The Linearbandkeramik (LBK), dating from approximately 5700 to 5000 BC,(1) has traditionally been regarded as the initial phase of the Neolithic of Central Europe and a classic example of prehistoric migration. Its origin is thought to have been in the Starcevo-Koros culture of the Hungarian Plain (Lenneis et al. 1996; Gronenborn 1999). The earliest radiocarbon dates for LBK across its distribution seemed almost identical, suggesting a rapid expansion over hundreds of kilometres from the middle Danube in Hungary to the Rhine in the west, to central Poland to the north and the northern Ukraine to the east. The fast spread of LBK farming and the overall homogeneity of material remains, as seen in house construction, settlement plan, burials, incised pottery, stone artefacts and other items, have often been interpreted as evidence of migration (Luning 1988). The arrival of domesticated plants and animals with the LBK also fits a concept of population movement. Explanations have ranged from an abrupt `wave-of-advance' colonization (Ammerman & Cavalli-Sforza 1984) to community fissioning (Bogucki 1988).

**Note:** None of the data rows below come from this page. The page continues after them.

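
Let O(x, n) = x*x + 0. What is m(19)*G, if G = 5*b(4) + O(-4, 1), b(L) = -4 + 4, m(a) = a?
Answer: 304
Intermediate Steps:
O(x, n) = x² (O(x, n) = x² + 0 = x²)
b(L) = 0
G = 16 (G = 5*0 + (-4)² = 0 + 16 = 16)
m(19)*G = 19*16 = 304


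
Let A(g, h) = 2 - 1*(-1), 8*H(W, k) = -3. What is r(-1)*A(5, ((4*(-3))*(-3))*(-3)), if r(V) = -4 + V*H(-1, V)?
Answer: -87/8 ≈ -10.875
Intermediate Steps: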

Investigations in the last 15 years, however, have challenged this conventional view. New radiocarbon dates show that the LBK began in Hungary around 5700 BC and arrived at the Rhine about 5500 BC, suggesting a somewhat more gradual movement (Lenneis et al. 1996). Detailed analyses of the earliest LBK artefactual materials have documented substantial heterogeneity (Gronenborn 1999, Luning et al. 1989). Other studies have revealed the presence of forager-herder/horticulturists in Central and Western Europe prior to the appearance of the LBK, a time known as the Terminal Mesolithic. During this period a new pottery tradition emerged, known as `La Hoguette', thought to have derived from very early Neolithic groups in the south of France (Luning et al. 1989; Jeunesse 1987). Finally, some evidence for even earlier pre-LBK cultivation in Central Europe comes from radiocarbon dates of c. 6500 BC for domesticated flax seeds and cereal pollen from the Zurich region (Erny-Rodmann et al. 1997) and for small-scale animal husbandry and possibly horticulture around the Rhine--Main confluence by 5800 BC (Schweizer 2000).

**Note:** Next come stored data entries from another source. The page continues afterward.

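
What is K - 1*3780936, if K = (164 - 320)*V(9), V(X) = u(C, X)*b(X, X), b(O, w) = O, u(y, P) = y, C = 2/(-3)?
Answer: -3780000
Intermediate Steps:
C = -⅔ (C = 2*(-⅓) = -⅔ ≈ -0.66667)
V(X) = -2*X/3
K = 936 (K = (164 - 320)*(-⅔*9) = -156*(-6) = 936)
K - 1*3780936 = 936 - 1*3780936 = 936 - 3780936 = -3780000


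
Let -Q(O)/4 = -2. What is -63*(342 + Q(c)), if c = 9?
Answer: -22050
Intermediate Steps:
Q(O) = 8 (Q(O) = -4*(-2) = 8)
-63*(342 + Q(c)) = -63*(342 + 8) = -63*350 = -22050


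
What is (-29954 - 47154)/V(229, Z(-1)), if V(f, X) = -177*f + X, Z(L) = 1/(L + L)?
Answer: 4168/2191 ≈ 1.9023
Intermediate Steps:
Z(L) = 1/(2*L)
V(f, X) = X - 177*f
(-29954 - 47154)/V(229, Z(-1)) = (-29954 - 47154)/((1/2)/(-1) - 177*229) = -77108/((1/2)*(-1) - 40533) = -77108/(-1/2 - 40533) = -77108/(-81067/2) = -77108*(-2/81067) = 4168/2191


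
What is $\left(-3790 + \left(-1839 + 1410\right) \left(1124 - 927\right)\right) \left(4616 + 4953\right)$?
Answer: $-844971407$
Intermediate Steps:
$\left(-3790 + \left(-1839 + 1410\right) \left(1124 - 927\right)\right) \left(4616 + 4953\right) = \left(-3790 - 84513\right) 9569 = \left(-88303\right) 9569 = -844971407$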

The indigenous adoption of agriculture in Central Europe is now sometimes invoked as an alternative to colonization to explain the spread of the LBK (Tillmann 1994; Whittle 1996; Price 2001). The facts used to examine the question of colonization vs indigenous adoption have traditionally come from artefacts and architecture. However, such items and ideas can be traded, stolen or copied as well as carried, rendering them less reliable in evidence. In this study we examine human skeletal remains directly for indications of movement using isotopic signals. Strontium isotope analysis is a new method to `provenience' prehistoric human skeletons and determine migrants in a population. Strontium isotopes in prehistoric human teeth and bones provide a geochemical signature of the place of birth and the place of death respectively. Differences in the strontium isotope ratio between the bone and tooth enamel of the same individual indicate a change in residence during life (Ericson 1989; Price et al. 1994).
Our discussion begins with some general information about the Linearbandkeramik and more specific details on the LBK in the Rhine Valley where our samples were taken. We then outline the principles of strontium isotope analysis and the relevant geology of the Rhine Valley, followed by a description of two cemeteries there. Finally, we present the results and interpretation of the strontium isotope data. There are differences between tooth and bone in some skeletons indicating migration. Differences in the incidence and sex of migrants between the Middle and Late LBK suggest that the nature of movement changed over time.